In today's Monday Morning Quarterback, a Virginia doctor says he sees too many healthy, middle-aged federal "retirees" on the golf course. The widow of a federal retiree says survivor benefits aren't a gravy train, and other readers take after the merit pay concept. Their comments:

* "I have been impressed over the years that during the week the golf course is crowded with middle-aged retired goverment workers. It is . . . not unusual to find many people who have retired on "early outs' from the government. These people are in the majority enjoying good health in their middle years and often have second and third occupations.

"A recent furor occurred in Fairfax County when the superintendent of schools was offered a salary package of $157,000 annually, half salary and half to compensate him for lost retirement benefits. By all accounts he is a fine professional educator and I do not find fault with him. But there is surely sommething wrong with a system that allows a "public servant" to retire at age 55 (the prime of life) with a retirement income of $75,000 a year . . . or $20 an hour for the rest of his life. This amount to be paid by taxpayers whose income is probably $8 to $10 an hour.

"The general public simply does not know the extent and ease of obtaining substantial retirement benefits at an early age at all levels of government. The term "public servant" is now a mockery." Doctor in Purcellville.

* "This is in answer to the "ex-G Girl" whose letter appeared last week. [The letter said the real "drain" on the federal retirement fund comes from benefits paid to spouses, who never worked for the government, of government workers.]

"I am the survivor of a federal employee who has been dead for 14 years. When my husband died there was no bank account, home or car. There was a 4-year-old child to support.

We get an income of less than $900 per month from the government. I cannot work outside the home due to bad health. I baby-sit to supplement our income.

"I worked in the private sector (the firm had no pension plan), and won't be eligible for my Social Security for another eight years. I hope this shows that not everyone is as well-heeled as ex-G Girl thinks they are." E. S. in Maryland.

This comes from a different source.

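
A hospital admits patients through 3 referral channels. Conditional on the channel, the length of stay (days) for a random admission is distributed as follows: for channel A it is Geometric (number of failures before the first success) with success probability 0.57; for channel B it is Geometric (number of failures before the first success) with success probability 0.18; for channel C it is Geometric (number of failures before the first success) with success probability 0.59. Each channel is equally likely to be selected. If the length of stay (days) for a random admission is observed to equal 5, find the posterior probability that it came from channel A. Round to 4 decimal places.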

* "In a past survey you took concerning merit pay raises I offered the comment, as did many others, that it was a good idea but unworkable. Now that a "reformed" system is about to be put in practice, I hope someone keeps a close watch on who gets the raises.

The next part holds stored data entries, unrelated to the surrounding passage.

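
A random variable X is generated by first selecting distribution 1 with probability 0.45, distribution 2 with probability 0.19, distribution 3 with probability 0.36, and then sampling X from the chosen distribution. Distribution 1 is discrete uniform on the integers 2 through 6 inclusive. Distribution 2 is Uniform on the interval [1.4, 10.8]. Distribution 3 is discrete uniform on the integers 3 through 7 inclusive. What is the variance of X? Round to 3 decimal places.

3.641

Per component, 1: μ=4, E[X²]=18; 2: μ=6.1, E[X²]=44.5733; 3: μ=5, E[X²]=27.
E[X] = 0.45·4 + 0.19·6.1 + 0.36·5 = 4.759.
E[X²] = 0.45·18 + 0.19·44.5733 + 0.36·27 = 26.2889.
Var(X) = E[X²] − (E[X])² = 26.2889 − 22.6481 = 3.64085.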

". . . I know of an agency (mine) where an employee was fired without a face-to-face meeting with anyone in the middle- or upper-level supervisory chain. Not by the director, not by the chief of personnel, not the chief of employee relations. . . . None of these people directly involved in this case would qualify for a rating of 'fully successful.'" H. H. in Arlington.

* "In an attempt to get more for the buck, the concept of 'merit pay' was introduced by the Carter administration. It is one of those deceptive buzz words, like 'comparability pay' or 'freedom of choice' or 'equal rights amendment.' But let's tell it like it is. The [limited amount of] money set aside for merit pay raises ensures that the money will be paid out according to an artificial formula.

"Merit pay does not increase productivity. If it does, please have someone prove it. Also prove that it improves morale, and is completely honest. My field is training of federal employes and personnel management and I know merit pay is a big mistake and a fraud." T. L. in Vienna.